Despite the omission of the components of the malicious prosecution claim from the allegations pertaining to the intentional infliction of emotional distress claim, Potts contends that the motion to dismiss this count should be denied because the officers' actions in connection with the criminal case form part of his claim for emotional distress, making the date of his acquittal the date that the cause of action accrued. Potts is correct that the start of the limitations period could be that late for a claim of this type. The Illinois Supreme Court has clearly established that a claim of intentional infliction of emotional distress, if it is the result of a pattern or continuing course of behavior, does not accrue until the final unlawful act within the pattern or course takes place. See Feltmeier v. Feltmeier, 798 N.E.2d 75, 86, 88 (2003). However, as currently written, Count V specifies that it includes only the events of October 18, 2005, set out in ¶¶ 8-28 of the complaint. Because those events in isolation are too old to support a viable claim for emotional distress, we will dismiss Count V as written.

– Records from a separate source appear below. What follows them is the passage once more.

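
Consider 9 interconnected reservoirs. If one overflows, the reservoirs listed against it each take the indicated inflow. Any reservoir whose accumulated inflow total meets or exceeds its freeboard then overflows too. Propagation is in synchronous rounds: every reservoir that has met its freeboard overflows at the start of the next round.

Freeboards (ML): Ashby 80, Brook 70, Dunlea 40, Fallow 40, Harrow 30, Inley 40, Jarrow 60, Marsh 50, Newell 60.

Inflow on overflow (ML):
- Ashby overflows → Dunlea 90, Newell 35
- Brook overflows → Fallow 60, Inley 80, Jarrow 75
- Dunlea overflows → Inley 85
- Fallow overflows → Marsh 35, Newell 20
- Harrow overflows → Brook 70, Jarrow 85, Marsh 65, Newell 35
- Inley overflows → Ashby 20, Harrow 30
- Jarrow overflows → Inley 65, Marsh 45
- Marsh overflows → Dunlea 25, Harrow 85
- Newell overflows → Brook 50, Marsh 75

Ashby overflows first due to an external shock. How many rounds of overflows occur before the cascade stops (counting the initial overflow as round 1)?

Round 1 — Ashby overflows (initial).
  Dunlea: +90 → 90 ≥ 40
  Newell: +35 → 35 < 60
Round 2 — Dunlea overflows.
  Inley: +85 → 85 ≥ 40
Round 3 — Inley overflows.
  Harrow: +30 → 30 ≥ 30
Round 4 — Harrow overflows.
  Brook: +70 → 70 ≥ 70
  Jarrow: +85 → 85 ≥ 60
  Marsh: +65 → 65 ≥ 50
  Newell: +35 → 70 ≥ 60
Round 5 — Brook, Jarrow, Marsh, Newell overflow.
  Fallow: +60 → 60 ≥ 40
Round 6 — Fallow overflows.
No further overflows.

6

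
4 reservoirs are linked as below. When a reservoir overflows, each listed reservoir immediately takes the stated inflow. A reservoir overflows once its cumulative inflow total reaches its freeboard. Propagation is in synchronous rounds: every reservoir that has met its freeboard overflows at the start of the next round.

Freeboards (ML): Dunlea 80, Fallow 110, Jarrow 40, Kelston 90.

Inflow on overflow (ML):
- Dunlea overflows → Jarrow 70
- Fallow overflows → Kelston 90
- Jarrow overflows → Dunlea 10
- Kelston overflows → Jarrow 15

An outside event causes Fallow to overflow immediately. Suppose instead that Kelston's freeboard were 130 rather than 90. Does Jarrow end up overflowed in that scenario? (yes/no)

no

With Kelston's freeboard at 130:
Round 1 — Fallow overflows (initial).
  Kelston: +90 → 90 < 130
No further overflows.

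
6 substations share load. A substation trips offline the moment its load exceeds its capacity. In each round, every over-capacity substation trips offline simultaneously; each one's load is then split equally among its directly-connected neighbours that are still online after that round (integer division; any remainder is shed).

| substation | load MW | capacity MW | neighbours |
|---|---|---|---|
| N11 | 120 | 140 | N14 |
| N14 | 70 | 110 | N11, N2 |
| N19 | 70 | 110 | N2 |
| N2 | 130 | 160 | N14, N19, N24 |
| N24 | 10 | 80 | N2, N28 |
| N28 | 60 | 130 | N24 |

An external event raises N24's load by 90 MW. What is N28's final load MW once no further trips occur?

110

Round 1 — N24 at 100 > 80. N24 trips offline.
  N24 sheds 100 MW to N2, N28: 50 each.
    N2: 130+50 = 180 > 160
    N28: 60+50 = 110 ≤ 130
Round 2 — N2 trips offline.
  N2 sheds 180 MW to N14, N19: 90 each.
    N14: 70+90 = 160 > 110
    N19: 70+90 = 160 > 110
Round 3 — N14, N19 trip offline.
  N14 sheds 160 MW to N11: 160 each.
    N11: 120+160 = 280 > 140
  N19 sheds 160 MW: no online neighbours, lost.
Round 4 — N11 trips offline.
  N11 sheds 280 MW: no online neighbours, lost.
No further trips.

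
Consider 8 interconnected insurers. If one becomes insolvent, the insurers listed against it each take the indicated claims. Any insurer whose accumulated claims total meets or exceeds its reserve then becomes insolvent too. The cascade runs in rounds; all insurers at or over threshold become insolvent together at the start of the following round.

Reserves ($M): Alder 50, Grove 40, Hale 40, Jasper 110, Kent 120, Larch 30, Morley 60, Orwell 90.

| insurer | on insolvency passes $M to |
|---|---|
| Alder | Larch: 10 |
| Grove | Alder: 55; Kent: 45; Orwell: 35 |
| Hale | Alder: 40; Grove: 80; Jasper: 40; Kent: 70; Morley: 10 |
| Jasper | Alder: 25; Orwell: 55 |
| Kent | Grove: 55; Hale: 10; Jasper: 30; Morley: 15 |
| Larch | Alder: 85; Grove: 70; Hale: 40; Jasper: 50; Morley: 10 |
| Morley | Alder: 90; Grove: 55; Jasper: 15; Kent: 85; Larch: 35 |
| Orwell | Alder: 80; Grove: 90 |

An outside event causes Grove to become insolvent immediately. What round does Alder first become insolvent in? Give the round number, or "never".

2

Round 1 — Grove becomes insolvent (initial).
  Alder: +55 → 55 ≥ 50
  Kent: +45 → 45 < 120
  Orwell: +35 → 35 < 90
Round 2 — Alder becomes insolvent.
  Larch: +10 → 10 < 30
No further insolvencies.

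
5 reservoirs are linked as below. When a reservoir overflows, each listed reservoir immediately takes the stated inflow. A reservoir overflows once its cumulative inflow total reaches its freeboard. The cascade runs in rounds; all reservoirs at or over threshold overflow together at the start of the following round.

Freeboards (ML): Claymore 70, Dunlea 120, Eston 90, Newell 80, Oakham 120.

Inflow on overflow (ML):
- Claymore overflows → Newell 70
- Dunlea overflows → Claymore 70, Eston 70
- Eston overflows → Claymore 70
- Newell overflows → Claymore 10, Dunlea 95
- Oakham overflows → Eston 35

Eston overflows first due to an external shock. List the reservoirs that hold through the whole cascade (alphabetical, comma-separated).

Round 1 — Eston overflows (initial).
  Claymore: +70 → 70 ≥ 70
Round 2 — Claymore overflows.
  Newell: +70 → 70 < 80
No further overflows.

Dunlea, Newell, Oakham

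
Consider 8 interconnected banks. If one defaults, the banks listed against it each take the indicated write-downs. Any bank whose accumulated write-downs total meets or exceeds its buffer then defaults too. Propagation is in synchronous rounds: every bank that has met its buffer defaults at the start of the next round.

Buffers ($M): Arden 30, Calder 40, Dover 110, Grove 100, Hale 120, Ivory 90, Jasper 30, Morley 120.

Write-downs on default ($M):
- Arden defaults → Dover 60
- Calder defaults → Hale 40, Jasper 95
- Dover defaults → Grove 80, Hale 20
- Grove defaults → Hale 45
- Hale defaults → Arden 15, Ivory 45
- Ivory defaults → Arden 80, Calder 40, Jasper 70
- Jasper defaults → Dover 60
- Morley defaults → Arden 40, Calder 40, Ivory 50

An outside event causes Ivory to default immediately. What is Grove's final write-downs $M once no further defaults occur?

80

Round 1 — Ivory defaults (initial).
  Arden: +80 → 80 ≥ 30
  Calder: +40 → 40 ≥ 40
  Jasper: +70 → 70 ≥ 30
Round 2 — Arden, Calder, Jasper default.
  Dover: +60+60 → 120 ≥ 110
  Hale: +40 → 40 < 120
Round 3 — Dover defaults.
  Grove: +80 → 80 < 100
  Hale: +20 → 60 < 120
No further defaults.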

Because the deficiency appears to result from a drafting error, the dismissal will be without prejudice. Potts is given leave to amend Count V if he can do so consistent with his obligations under Rule 11; if he does not amend on or before September 17, 2007, prejudice will attach to the dismissal.
The second argument takes aim at a claim for punitive damages in this count. In his response, Potts agrees that the claim is not supportable and should be dismissed. Accordingly, we will dismiss that portion of Count V with prejudice.
C. Count VI: Respondeat Superior
Count VI states only that the Village, "as principal, is liable for its agents' actions." Defendants moved to dismiss this count in its entirety on the assumption that Counts IV and V were not legally cognizable. In light of our conclusion that Count IV is cognizable, Count VI survives as well. Its eventual scope, dependent as it is on whether Potts files an amended Count V, is a question for another time. For purposes of the current motion, however, that count states a claim upon which relief can be granted. Consequently, the motion to dismiss it is denied.
Based on the foregoing analysis, Defendants' motion to dismiss is granted with prejudice as to the punitive damages claim of Count V, without prejudice as to the remainder of Count V, and otherwise denied. Potts is afforded leave to file an amended Count V on or before September 17, 2007 consistent with the contents of this opinion. If he does not do so by that time, the dismissal will be with prejudice.